Igreja Católica quer património confiscado pelo Estado

Igreja Católica quer património confiscado pelo Estado

O evangelista João Guerra considera uma “missão impossível” a recuperação de alguns imóveis, a julgar pela natureza dos mesmos, que hoje acolhem muitas instituições estratégicas do Estado, com destaque para governo provinciais, departamentos ministeriais e unidades policiais.

Entretanto, o Governo de Angola, por via da secretária do Presidente da República para os assuntos sociais, Fátima Viegas, manifesta abertura para ceder e cita como exemplo o acordo-quadro celebrado entre a Angola e a Santa- Sé, sujeito do direito internacional, rubricado em 2019.

Céptico quanto a uma abertura do Governo, João Guerra refere que este não tem condições para cumprir o desiderato, uma vez que estaria “enforcar” a si mesmo pelo número incalculável do património, sugerindo que o Estado se limite apenas a cumprir fielmente a letra do acordo celebrado, relativamente à reabilitação de missões e outras instalações que albergavam centros de formação destruídas em sede do conflito armado.
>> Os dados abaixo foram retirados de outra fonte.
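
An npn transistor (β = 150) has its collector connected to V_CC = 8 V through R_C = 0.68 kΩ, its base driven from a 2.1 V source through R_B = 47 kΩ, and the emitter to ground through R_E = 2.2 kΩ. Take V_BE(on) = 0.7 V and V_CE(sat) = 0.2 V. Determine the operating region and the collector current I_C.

Assume active. Base-emitter loop: I_B = (V_BB − V_BE)/(R_B + (β+1)R_E) = (2.1 − 0.7)/(47 + 151×2.2) = 0.00369 mA.
I_C = β·I_B = 150×0.00369 = 0.554 mA.
V_CE = V_CC − I_C·R_C − I_E·R_E = 8 − 0.554×0.68 − 0.557×2.2 = 6.4 V > V_CE(sat), so the active-region assumption holds.

active; I_C ≈ 0.55 mA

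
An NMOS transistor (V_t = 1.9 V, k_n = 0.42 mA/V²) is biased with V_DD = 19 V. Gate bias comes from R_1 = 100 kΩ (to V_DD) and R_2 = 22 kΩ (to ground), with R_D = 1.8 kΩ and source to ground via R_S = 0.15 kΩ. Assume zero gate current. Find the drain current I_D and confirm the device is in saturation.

V_G = V_DD·R_2/(R_1+R_2) = 19×22/122 = 3.43 V.
Assume saturation: I_D = (k_n/2)(V_GS − V_t)² with V_GS = V_G − I_D·R_S = 3.43 − 0.15·I_D.
Substituting gives 0.00473·I_D² − 1.1·I_D + 0.489 = 0, with roots I_D = 0.447 or 232 mA.
The root I_D = 232 mA gives V_GS = -31.3 V ≤ V_t, so take I_D = 0.447 mA.
Then V_GS = 3.36 V and V_DS = V_DD − I_D(R_D+R_S) = 19 − 0.447×1.95 = 18.1 V.
Saturation requires V_DS ≥ V_GS − V_t = 1.46 V; 18.1 ≥ 1.46 ✓.

I_D ≈ 0.45 mA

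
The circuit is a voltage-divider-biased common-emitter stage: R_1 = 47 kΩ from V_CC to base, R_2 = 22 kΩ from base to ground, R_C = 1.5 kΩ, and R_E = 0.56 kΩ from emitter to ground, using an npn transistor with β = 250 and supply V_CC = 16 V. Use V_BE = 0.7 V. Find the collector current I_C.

Thevenize the base divider: V_Th = V_CC·R_2/(R_1+R_2) = 16×22/69 = 5.1 V, R_Th = R_1‖R_2 = 15 kΩ.
Base-emitter loop: V_Th = I_B·R_Th + V_BE + (β+1)I_B·R_E, so I_B = (5.1 − 0.7) / (15 + 251×0.56) = 0.0283 mA.
I_C = β·I_B = 250×0.0283 = 7.07 mA, and I_E = (β+1)I_B = 7.1 mA.
V_CE = V_CC − I_C·R_C − I_E·R_E = 16 − 7.07×1.5 − 7.1×0.56 = 1.41 V.
V_CE = 1.41 V > 0.2 V confirms active-region operation.

I_C ≈ 7.1 mA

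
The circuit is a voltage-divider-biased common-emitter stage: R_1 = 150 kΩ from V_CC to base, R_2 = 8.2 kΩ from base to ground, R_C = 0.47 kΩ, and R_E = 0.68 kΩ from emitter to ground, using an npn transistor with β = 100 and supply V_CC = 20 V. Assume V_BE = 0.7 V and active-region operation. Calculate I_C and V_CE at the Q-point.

Thevenize the base divider: V_Th = V_CC·R_2/(R_1+R_2) = 20×8.2/158 = 1.04 V, R_Th = R_1‖R_2 = 7.77 kΩ.
Base-emitter loop: V_Th = I_B·R_Th + V_BE + (β+1)I_B·R_E, so I_B = (1.04 − 0.7) / (7.77 + 101×0.68) = 0.0044 mA.
I_C = β·I_B = 100×0.0044 = 0.44 mA, and I_E = (β+1)I_B = 0.445 mA.
V_CE = V_CC − I_C·R_C − I_E·R_E = 20 − 0.44×0.47 − 0.445×0.68 = 19.5 V.
V_CE = 19.5 V > 0.2 V confirms active-region operation.

I_C ≈ 0.44 mA, V_CE ≈ 19 V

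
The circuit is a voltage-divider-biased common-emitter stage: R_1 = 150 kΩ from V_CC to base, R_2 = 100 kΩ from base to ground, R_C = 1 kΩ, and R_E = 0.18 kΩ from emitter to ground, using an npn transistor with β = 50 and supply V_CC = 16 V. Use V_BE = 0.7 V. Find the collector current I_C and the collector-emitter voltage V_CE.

Thevenize the base divider: V_Th = V_CC·R_2/(R_1+R_2) = 16×100/250 = 6.4 V, R_Th = R_1‖R_2 = 60 kΩ.
Base-emitter loop: V_Th = I_B·R_Th + V_BE + (β+1)I_B·R_E, so I_B = (6.4 − 0.7) / (60 + 51×0.18) = 0.0824 mA.
I_C = β·I_B = 50×0.0824 = 4.12 mA, and I_E = (β+1)I_B = 4.2 mA.
V_CE = V_CC − I_C·R_C − I_E·R_E = 16 − 4.12×1 − 4.2×0.18 = 11.1 V.
V_CE = 11.1 V > 0.2 V confirms active-region operation.

I_C ≈ 4.1 mA, V_CE ≈ 11 V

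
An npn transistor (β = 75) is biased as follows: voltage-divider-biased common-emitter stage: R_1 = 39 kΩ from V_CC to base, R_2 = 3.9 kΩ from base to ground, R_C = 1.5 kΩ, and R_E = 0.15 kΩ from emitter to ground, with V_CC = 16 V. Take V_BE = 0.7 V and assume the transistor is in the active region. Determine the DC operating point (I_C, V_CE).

I_C ≈ 3.8 mA, V_CE ≈ 9.7 V

Thevenize the base divider: V_Th = V_CC·R_2/(R_1+R_2) = 16×3.9/42.9 = 1.45 V, R_Th = R_1‖R_2 = 3.55 kΩ.
Base-emitter loop: V_Th = I_B·R_Th + V_BE + (β+1)I_B·R_E, so I_B = (1.45 − 0.7) / (3.55 + 76×0.15) = 0.0505 mA.
I_C = β·I_B = 75×0.0505 = 3.79 mA, and I_E = (β+1)I_B = 3.84 mA.
V_CE = V_CC − I_C·R_C − I_E·R_E = 16 − 3.79×1.5 − 3.84×0.15 = 9.74 V.
V_CE = 9.74 V > 0.2 V confirms active-region operation.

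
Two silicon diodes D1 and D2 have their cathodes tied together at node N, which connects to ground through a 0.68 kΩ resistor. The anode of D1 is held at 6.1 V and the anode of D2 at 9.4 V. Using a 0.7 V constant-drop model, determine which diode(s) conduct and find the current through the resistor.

Assume both conduct. Then node N would need to be at both 6.1−0.7 = 5.4 V and 9.4−0.7 = 8.7 V, which is impossible.
Assume only D2 conducts: V_N = 9.4 − 0.7 = 8.7 V, so I_R = 8.7/0.68 = 12.8 mA.
Check D1: its anode-to-cathode voltage is 6.1 − 8.7 = -2.6 V < 0.7 V, so it is off. The assumption is consistent.

Only D2 conducts; I_R ≈ 13 mA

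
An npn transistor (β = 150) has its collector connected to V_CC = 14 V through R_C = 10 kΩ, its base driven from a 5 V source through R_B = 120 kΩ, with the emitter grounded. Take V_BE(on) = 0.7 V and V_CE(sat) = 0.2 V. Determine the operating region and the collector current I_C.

saturation; I_C ≈ 1.4 mA

Assume active: I_B = (5 − 0.7)/120 = 0.0358 mA, giving I_C = β·I_B = 5.38 mA.
But then V_CE = 14 − 5.38×10 = -39.8 V < V_CE(sat) = 0.2 V — impossible in the active region.
So the transistor is saturated. With V_CE = 0.2 V, I_C = (V_CC − 0.2)/R_C = 13.8/10 = 1.38 mA.
Check: β·I_B = 5.38 mA > I_C = 1.38 mA, confirming saturation.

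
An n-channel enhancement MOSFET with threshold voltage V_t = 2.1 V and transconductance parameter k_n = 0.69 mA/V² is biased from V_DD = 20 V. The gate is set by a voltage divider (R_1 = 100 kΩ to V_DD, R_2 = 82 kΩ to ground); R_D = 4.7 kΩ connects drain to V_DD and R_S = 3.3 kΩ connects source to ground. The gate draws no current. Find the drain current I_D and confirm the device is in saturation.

V_G = V_DD·R_2/(R_1+R_2) = 20×82/182 = 9.01 V.
Assume saturation: I_D = (k_n/2)(V_GS − V_t)² with V_GS = V_G − I_D·R_S = 9.01 − 3.3·I_D.
Substituting gives 3.76·I_D² − 16.7·I_D + 16.5 = 0, with roots I_D = 1.47 or 2.99 mA.
The root I_D = 2.99 mA gives V_GS = -0.842 V ≤ V_t, so take I_D = 1.47 mA.
Then V_GS = 4.16 V and V_DS = V_DD − I_D(R_D+R_S) = 20 − 1.47×8 = 8.25 V.
Saturation requires V_DS ≥ V_GS − V_t = 2.06 V; 8.25 ≥ 2.06 ✓.

I_D ≈ 1.5 mA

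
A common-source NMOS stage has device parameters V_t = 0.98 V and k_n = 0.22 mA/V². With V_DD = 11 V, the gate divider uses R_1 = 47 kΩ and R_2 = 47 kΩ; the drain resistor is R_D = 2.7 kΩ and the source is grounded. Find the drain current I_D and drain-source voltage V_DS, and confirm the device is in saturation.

I_D ≈ 2.2 mA, V_DS ≈ 4.9 V

V_G = V_DD·R_2/(R_1+R_2) = 11×47/94 = 5.5 V. With the source grounded, V_GS = V_G = 5.5 V.
Assume saturation: I_D = (k_n/2)(V_GS − V_t)² = (0.22/2)×(5.5 − 0.98)² = 0.11×4.52² = 2.25 mA.
V_DS = V_DD − I_D·R_D = 11 − 2.25×2.7 = 4.93 V.
Saturation requires V_DS ≥ V_GS − V_t = 4.52 V; 4.93 ≥ 4.52 ✓.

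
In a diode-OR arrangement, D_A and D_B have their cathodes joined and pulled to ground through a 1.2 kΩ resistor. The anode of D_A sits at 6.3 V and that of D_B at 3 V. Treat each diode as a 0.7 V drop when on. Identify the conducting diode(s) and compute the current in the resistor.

Assume both conduct. Then node N would need to be at both 6.3−0.7 = 5.6 V and 3−0.7 = 2.3 V, which is impossible.
Assume only D_A conducts: V_N = 6.3 − 0.7 = 5.6 V, so I_R = 5.6/1.2 = 4.67 mA.
Check D_B: its anode-to-cathode voltage is 3 − 5.6 = -2.6 V < 0.7 V, so it is off. The assumption is consistent.

Only D_A conducts; I_R ≈ 4.7 mA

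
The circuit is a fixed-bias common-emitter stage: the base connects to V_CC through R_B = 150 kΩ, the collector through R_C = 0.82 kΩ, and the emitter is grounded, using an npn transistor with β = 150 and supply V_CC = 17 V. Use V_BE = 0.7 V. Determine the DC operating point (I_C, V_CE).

Base loop: V_CC = I_B·R_B + V_BE, so I_B = (17 − 0.7)/150 kΩ = 0.109 mA.
In the active region I_C = β·I_B = 150 × 0.109 = 16.3 mA.
Collector loop: V_CE = V_CC − I_C·R_C = 17 − 16.3×0.82 = 3.63 V.
Since V_CE = 3.63 V > V_CE(sat) ≈ 0.2 V, the transistor is in the active region as assumed.

I_C ≈ 16 mA, V_CE ≈ 3.6 V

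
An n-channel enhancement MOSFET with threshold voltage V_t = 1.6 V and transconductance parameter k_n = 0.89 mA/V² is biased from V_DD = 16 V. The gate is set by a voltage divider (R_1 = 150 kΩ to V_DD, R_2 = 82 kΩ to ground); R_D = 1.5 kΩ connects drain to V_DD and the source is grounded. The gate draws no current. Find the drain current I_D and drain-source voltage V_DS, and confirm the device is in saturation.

I_D ≈ 7.3 mA, V_DS ≈ 5 V

V_G = V_DD·R_2/(R_1+R_2) = 16×82/232 = 5.66 V. With the source grounded, V_GS = V_G = 5.66 V.
Assume saturation: I_D = (k_n/2)(V_GS − V_t)² = (0.89/2)×(5.66 − 1.6)² = 0.445×4.06² = 7.32 mA.
V_DS = V_DD − I_D·R_D = 16 − 7.32×1.5 = 5.02 V.
Saturation requires V_DS ≥ V_GS − V_t = 4.06 V; 5.02 ≥ 4.06 ✓.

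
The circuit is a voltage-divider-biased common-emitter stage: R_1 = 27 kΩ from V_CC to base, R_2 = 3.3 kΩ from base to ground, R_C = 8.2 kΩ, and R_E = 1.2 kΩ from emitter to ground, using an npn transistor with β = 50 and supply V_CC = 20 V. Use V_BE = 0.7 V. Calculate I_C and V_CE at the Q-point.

I_C ≈ 1.2 mA, V_CE ≈ 9.1 V

Thevenize the base divider: V_Th = V_CC·R_2/(R_1+R_2) = 20×3.3/30.3 = 2.18 V, R_Th = R_1‖R_2 = 2.94 kΩ.
Base-emitter loop: V_Th = I_B·R_Th + V_BE + (β+1)I_B·R_E, so I_B = (2.18 − 0.7) / (2.94 + 51×1.2) = 0.023 mA.
I_C = β·I_B = 50×0.023 = 1.15 mA, and I_E = (β+1)I_B = 1.18 mA.
V_CE = V_CC − I_C·R_C − I_E·R_E = 20 − 1.15×8.2 − 1.18×1.2 = 9.14 V.
V_CE = 9.14 V > 0.2 V confirms active-region operation.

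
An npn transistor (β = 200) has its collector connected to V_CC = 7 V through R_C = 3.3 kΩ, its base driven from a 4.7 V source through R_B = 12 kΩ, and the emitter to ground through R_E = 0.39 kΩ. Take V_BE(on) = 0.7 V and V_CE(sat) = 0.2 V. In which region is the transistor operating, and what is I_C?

saturation; I_C ≈ 1.8 mA

Assume active: I_B = (4.7 − 0.7)/(12 + 201×0.39) = 0.0443 mA, I_C = β·I_B = 8.85 mA.
Then V_CE = 7 − 8.85×3.3 − 8.89×0.39 = -25.7 V < 0.2 V — the active assumption fails.
Re-solve with V_CE = 0.2 V. KCL at the emitter: V_E/R_E = (V_BB−0.7−V_E)/R_B + (V_CC−0.2−V_E)/R_C, giving V_E = 0.811 V.
I_C = (V_CC − 0.2 − V_E)/R_C = (6.8 − 0.811)/3.3 = 1.81 mA.
Check: I_B = (4 − 0.811)/12 = 0.266 mA, and β·I_B = 53.1 mA > I_C, confirming saturation.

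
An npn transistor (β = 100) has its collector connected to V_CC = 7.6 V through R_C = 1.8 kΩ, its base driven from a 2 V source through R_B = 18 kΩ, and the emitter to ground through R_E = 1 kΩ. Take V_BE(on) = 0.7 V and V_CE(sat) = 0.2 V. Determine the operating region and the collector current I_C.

active; I_C ≈ 1.1 mA

Assume active. Base-emitter loop: I_B = (V_BB − V_BE)/(R_B + (β+1)R_E) = (2 − 0.7)/(18 + 101×1) = 0.0109 mA.
I_C = β·I_B = 100×0.0109 = 1.09 mA.
V_CE = V_CC − I_C·R_C − I_E·R_E = 7.6 − 1.09×1.8 − 1.1×1 = 4.53 V > V_CE(sat), so the active-region assumption holds.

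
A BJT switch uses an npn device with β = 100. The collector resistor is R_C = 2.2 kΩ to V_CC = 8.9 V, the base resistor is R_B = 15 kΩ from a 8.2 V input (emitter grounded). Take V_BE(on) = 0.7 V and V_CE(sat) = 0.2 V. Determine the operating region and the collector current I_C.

saturation; I_C ≈ 4 mA

Assume active: I_B = (8.2 − 0.7)/15 = 0.5 mA, giving I_C = β·I_B = 50 mA.
But then V_CE = 8.9 − 50×2.2 = -101 V < V_CE(sat) = 0.2 V — impossible in the active region.
So the transistor is saturated. With V_CE = 0.2 V, I_C = (V_CC − 0.2)/R_C = 8.7/2.2 = 3.95 mA.
Check: β·I_B = 50 mA > I_C = 3.95 mA, confirming saturation.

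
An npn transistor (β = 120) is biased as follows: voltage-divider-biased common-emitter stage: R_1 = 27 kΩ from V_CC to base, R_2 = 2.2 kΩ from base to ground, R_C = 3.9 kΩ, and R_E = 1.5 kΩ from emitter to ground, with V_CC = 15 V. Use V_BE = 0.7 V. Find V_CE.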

Para se ter uma ideia, esclarece o evangelista, grande parte de palácios que os governadores, um pouco pelo país, ocupam, pertencia à igreja, e, por isso, não está a ver tanta abertura do Governo a ponto de “desalojar” alguns titulares de órgãos da Administração Central e Local do Estado.

Em Benguela, por exemplo, segundo fontes deste jornal, o Palácio cor-de-rosa, à praia Morena, onde vive o governador, pertencia a igreja católica, era a antiga sede episcopal. A sede administrativa do Governo de Benguela era onde actualmente funciona a Diocese de Benguela e, portanto, a residência oficial do bispo, na rua Governador Coutinho.

O mesmo se dá em relação à sede da Delegação Provincial do Ministério do Interior, no recinto da praia, na lateral esquerda do Gabinete do Círculo Provincial dos Deputados. As nossas fontes sustentam que era pertença das irmãs Saletinas. Sobre o imóvel, há manifesta intenção da igreja de o recuperar. As várias tentativas da Diocese, justificam alguns sacerdotes, se têm redundado em fracasso.

Segundo fontes consultadas por este jornal, o confisco de alguns bens deu-se por via do Decreto Presidencial nº 5/78, de 24 de Janeiro. Em determinadas circunstâncias, esclarece o porta-voz da Diocese de Benguela, padre Zeferino Capoco, tais confiscos terão sido motivados pela extinção de algumas ordens religiosas.

O também professor de direito constitucional sustenta que o confisco continuou até 1979. Zeferino Capoco não tem dados que sustentem o confisco do actual Palácio do Governador, à praia Morena, à igreja, em Benguela, que já teve como inquilino, entre outros políticos, Kundi Pahama (1981 a 1986), João Lourenço (1986 a 1989), Paulo Jorge (1989 a 1995), lembrando, porém, que quando Dom Óscar Braga foi nomeado bispo, em 1975, “não tinha casa” e teve de ser acolhido pelas irmãs Doroteias.

Durante os mais de 30 anos de consulado, de acordo com sacerdotes, Dom Óscar Braga batia-se para que parte considerável do património da igreja em posse do Estado regressasse à esfera jurídica dos católicos.

Governo e o acordo-quadro com a Santa-Sé

Alguns bispos da CEAST dizem que, para homenagear Dom Óscar Braga, vão continuar a dialogar com o Governo para ver se recuperam o património imobiliário em posse do Estado.

A secretária do Presidente da República para os assuntos sociais, Fátima Viegas, lembra que no dia 29 de Setembro 2019 se celebrou o acordo-quadro com a Santa- Sé a pensar justamente nesta possibilidade.

Questionada pelos jornalistas a respeito da preocupação manifestada pela igreja, Fátima Viegas, sem titubear, respondeu que o acordo, neste particular, “diz tudo”.

Dom José Nambi, ordenado padre e bispo por Dom Óscar Braga, afirmou que o diálogo será necessário para recuperar aquilo a que chama de bens eclesiásticos. Responsável pela diocese do Bié, Dom José Nambi considera haver um longo caminho pela frente, o qual a igreja terá de percorrer para se alcançar tal desiderato.

Para o vigário judicial da Diocese de Benguela, padre José Inácio, resgatar-se-á todo o património imobiliário, esperançado de que, com a morte do principal defensor haja mais sensibilidade de quem de direito. “Muitas vezes acontece que, depois de morto, as pessoas têm mais consciência e dão mais importância aos que já se foram”.